As artificial intelligence systems become more sophisticated, applicants face increasing scrutiny over how AI inventions are claimed. A central challenge in U.S. practice is determining how to balance functional claim language with the level of structural or algorithmic detail required to satisfy disclosure and definiteness requirements. The issue is not new, but AI model development highlights the tension: many innovations are best described by what the model achieves rather than by how it is constructed. Examiners, however, must evaluate whether the application provides enough concrete information for a skilled person to understand, implement, and distinguish the claimed invention.
Functional claim language describes an invention by its results or capabilities. For AI models, this often appears in formulations such as “a model configured to classify,” “a neural network trained to detect,” or “a system for predicting.” These formulations are appealing because they track how practitioners talk about machine-learning systems. They also allow applicants to avoid locking themselves into a specific implementation that may change as models evolve.
Under USPTO practice, functional language is permissible, but it triggers familiar constraints. Examiners may issue rejections when the claims appear to cover all ways of achieving a functional result rather than the specific approach(es) described in the specification. Questions arise around whether the specification sufficiently supports the breadth of the functional expression and whether undue experimentation would be required to implement it. When the claim invokes a “means for” construction (sometimes without even using the specific “means for” language), the analysis becomes more rigid, and the corresponding structures must be clearly linked to the claimed function.
For AI inventions, this raises a practical issue: the “structure” of a machine-learning model is often defined not only by its architecture, but by its training data, hyperparameters, optimisation processes, loss functions, and iterative adjustments. These elements may not be readily captured in functional language alone, which increases the risk that the claim will be judged overly broad or indefinite.
The question then becomes what level of structural or algorithmic detail applicants must disclose. Traditional software cases require an algorithm or step-by-step procedure when functional language is used. With AI, the equivalent may include the model architecture (layers, nodes, connections, modules), training procedures and optimisation strategies, the nature and role of the datasets used, parameter-selection or update rules or the technical rationale for achieving the claimed effect.

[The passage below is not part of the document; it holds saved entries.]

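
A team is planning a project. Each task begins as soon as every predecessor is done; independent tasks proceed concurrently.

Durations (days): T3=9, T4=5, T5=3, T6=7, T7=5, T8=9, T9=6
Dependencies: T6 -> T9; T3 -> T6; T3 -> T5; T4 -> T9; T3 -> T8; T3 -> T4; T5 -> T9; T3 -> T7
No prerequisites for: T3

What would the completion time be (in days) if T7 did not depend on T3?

22

Before: longest chain T3→T6→T9 = 9+7+6 = 22, finish 22.
Without T3→T7, T7's earliest start moves from 9 to 0.
The longest chain is now T3→T6→T9 = 9+7+6 = 22, so the plan takes 22 days.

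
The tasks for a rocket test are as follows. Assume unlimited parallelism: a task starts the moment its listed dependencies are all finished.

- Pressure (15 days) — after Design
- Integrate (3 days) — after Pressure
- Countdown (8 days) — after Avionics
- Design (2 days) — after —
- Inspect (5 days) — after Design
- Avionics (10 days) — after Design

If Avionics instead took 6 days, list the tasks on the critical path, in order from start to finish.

Design, Pressure, Integrate

As given, the longest chain is Design→Avionics→Countdown = 2+10+8 = 20, so the finish is 20 days.
Avionics is on the critical path; changing it to 6 makes that path 16 days.
Now Design→Pressure→Integrate = 2+15+3 = 20 is longest, so the finish becomes 20 days.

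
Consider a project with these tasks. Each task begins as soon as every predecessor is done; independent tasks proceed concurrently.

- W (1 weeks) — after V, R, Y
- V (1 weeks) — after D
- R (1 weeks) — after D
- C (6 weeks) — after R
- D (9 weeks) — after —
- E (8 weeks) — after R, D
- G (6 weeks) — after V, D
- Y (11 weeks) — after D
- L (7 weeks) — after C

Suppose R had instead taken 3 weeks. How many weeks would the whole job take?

The binding path is D→R→C→L = 9+1+6+7 = 23; finish at 23 weeks.
Since R is critical, the +2 change carries straight to that chain (now 25 weeks).
That remains the longest chain; total 25 weeks.

25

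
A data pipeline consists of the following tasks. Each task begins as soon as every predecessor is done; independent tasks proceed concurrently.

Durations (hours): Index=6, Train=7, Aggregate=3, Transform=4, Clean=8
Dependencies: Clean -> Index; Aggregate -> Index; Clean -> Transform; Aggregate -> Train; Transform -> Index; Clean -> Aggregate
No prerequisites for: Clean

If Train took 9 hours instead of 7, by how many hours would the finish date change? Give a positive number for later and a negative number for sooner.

2

The binding path is Clean→Aggregate→Train = 8+3+7 = 18; finish at 18 hours.
Train lies on that path, so at 9 hours the path becomes 20 hours.
That remains the longest chain; total 20 hours.
Change in finish: 20 − 18 = +2 hours.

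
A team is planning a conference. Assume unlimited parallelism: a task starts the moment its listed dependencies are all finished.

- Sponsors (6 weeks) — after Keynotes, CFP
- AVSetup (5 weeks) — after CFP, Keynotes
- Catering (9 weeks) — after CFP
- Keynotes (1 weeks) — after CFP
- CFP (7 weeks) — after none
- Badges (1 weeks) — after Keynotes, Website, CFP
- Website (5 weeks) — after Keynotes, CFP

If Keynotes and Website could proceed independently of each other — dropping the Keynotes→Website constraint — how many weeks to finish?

Before: longest chain CFP→Catering = 7+9 = 16, finish 16.
Without Keynotes→Website, Website's earliest start moves from 8 to 7.
New critical path: CFP→Catering = 7+9 = 16 ⇒ 16 weeks.

16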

Not every application needs to disclose all of these elements, but the more the claim relies on functional outcomes, the more an examiner may require details showing how the model actually achieves those outcomes.
Enablement, written description, and definiteness all converge in this analysis. An application that merely states that a model “learns to perform task X” without any indication of how it is trained or what characteristics allow it to perform X may be deemed insufficient. Conversely, a detailed description of the training approach and model behaviour can support more ambitious claim language.

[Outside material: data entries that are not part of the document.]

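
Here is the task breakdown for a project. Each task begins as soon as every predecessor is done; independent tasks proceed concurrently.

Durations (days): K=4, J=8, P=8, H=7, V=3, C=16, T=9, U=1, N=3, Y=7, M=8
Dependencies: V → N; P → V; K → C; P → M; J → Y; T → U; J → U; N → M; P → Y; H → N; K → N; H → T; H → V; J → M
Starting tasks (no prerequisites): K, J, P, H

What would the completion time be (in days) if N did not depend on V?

20

Original critical path: P→V→N→M = 8+3+3+8 = 22 ⇒ 22 days.
Without V→N, N's earliest start moves from 11 to 7.
After: K→C = 4+16 = 20 → 20 days.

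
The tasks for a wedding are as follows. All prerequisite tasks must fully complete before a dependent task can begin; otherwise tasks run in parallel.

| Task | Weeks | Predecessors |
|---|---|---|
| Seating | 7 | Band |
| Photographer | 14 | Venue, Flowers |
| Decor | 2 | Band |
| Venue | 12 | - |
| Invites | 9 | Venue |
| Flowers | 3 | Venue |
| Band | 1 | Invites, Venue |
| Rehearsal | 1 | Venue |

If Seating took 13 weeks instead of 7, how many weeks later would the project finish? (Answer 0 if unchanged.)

The binding path is Venue→Invites→Band→Seating = 12+9+1+7 = 29; finish at 29 weeks.
Since Seating is critical, the +6 change carries straight to that chain (now 35 weeks).
No other chain overtakes it, so the finish is 35 weeks.
Change in finish: 35 − 29 = +6 weeks.

6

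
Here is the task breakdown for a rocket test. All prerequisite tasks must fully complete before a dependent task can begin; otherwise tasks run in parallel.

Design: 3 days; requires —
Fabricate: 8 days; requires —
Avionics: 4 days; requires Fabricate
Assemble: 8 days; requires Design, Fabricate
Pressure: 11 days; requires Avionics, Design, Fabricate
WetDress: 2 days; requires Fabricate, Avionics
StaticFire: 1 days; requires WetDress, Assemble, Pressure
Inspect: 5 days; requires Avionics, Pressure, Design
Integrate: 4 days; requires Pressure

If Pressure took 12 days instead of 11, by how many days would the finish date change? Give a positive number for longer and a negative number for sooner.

1

As given, the longest chain is Fabricate→Avionics→Pressure→Inspect = 8+4+11+5 = 28, so the finish is 28 days.
Since Pressure is critical, the +1 change carries straight to that chain (now 29 days).
That remains the longest chain; total 29 days.
Change in finish: 29 − 28 = +1 days.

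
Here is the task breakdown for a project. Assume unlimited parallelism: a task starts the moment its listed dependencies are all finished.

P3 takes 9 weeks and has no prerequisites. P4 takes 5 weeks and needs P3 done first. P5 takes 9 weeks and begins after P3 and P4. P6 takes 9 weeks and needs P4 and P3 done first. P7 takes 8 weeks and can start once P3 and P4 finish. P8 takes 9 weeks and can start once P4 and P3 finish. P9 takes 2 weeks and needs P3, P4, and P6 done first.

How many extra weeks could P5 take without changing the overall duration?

P3→P4→P6→P9 = 9+5+9+2 = 25 sets the makespan at 25 weeks.
P5 finishes as early as 23 and must finish by 25.
Float = 25 − 23 = 2.

2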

AI presents unique challenges that complicate this balance:
As a result, applicants are increasingly experimenting with hybrid claiming: defining certain architectural elements structurally, while capturing performance aspects functionally, supported by detailed descriptions of training regimes or optimisation processes.
While the USPTO and the EPO share the need for sufficient disclosure, the EPO places particularly strong emphasis on technical character. Functional language is permitted, but the claims must clearly tie the stated function to a technical effect achieved through identifiable technical features. The EPO often expects explicit structural or methodological details showing how the model achieves the technical contribution. Merely stating that a neural network is “trained to” perform a task may be insufficient unless the technical nature of the training and the technical purpose of the output are clearly demonstrated.
In practice, the EPO is less tolerant of claims that define AI models purely by functional outcomes. Applicants often need to disclose concrete elements such as training data categories, specific input transformations, or structural features that directly contribute to the technical effect. This can lead to narrower, more implementation-focused claims than those pursued in the U.S., where broader functional formulations may still be viable if supported by sufficient disclosure.
When preparing claims for AI inventions in the United States, applicants benefit from thinking carefully about how the invention is presented and supported. A key question is whether the technology can be meaningfully described in structural terms without locking the organisation into an implementation that may evolve. At the same time, any functional language used in the claims must rest on concrete technical support in the specification, which often requires thoughtful disclosure of model architecture, training methodology, or optimisation behaviour. Applicants also need to consider how much of this information they are willing to make public, given that some aspects of AI development may hold significant competitive value as trade secrets. Another practical factor is the growing complexity of the prior-art landscape: broad function-oriented claims may attract scrutiny on both novelty and enablement grounds. Taken together, these considerations call for a deliberate drafting strategy that balances flexibility with specificity, and long-term enforceability with the realities of rapidly changing AI development cycles.
For cross-Atlantic portfolios, early coordination is useful: claims drafted with both U.S. and EPO standards in mind tend to avoid late-stage narrowing and minimise inconsistencies in prosecution strategy.
Claiming AI inventions requires a careful equilibrium between the flexibility of functional language and the rigor of structural disclosure. The USPTO allows functional formulations but expects meaningful technical support in the specification. As AI technologies mature, applicants should anticipate closer scrutiny of how claimed functions are tied to specific structures or training approaches. A thoughtful drafting strategy – one that articulates the invention’s technical mechanisms while preserving room for technological evolution – remains essential for securing durable, enforceable protection.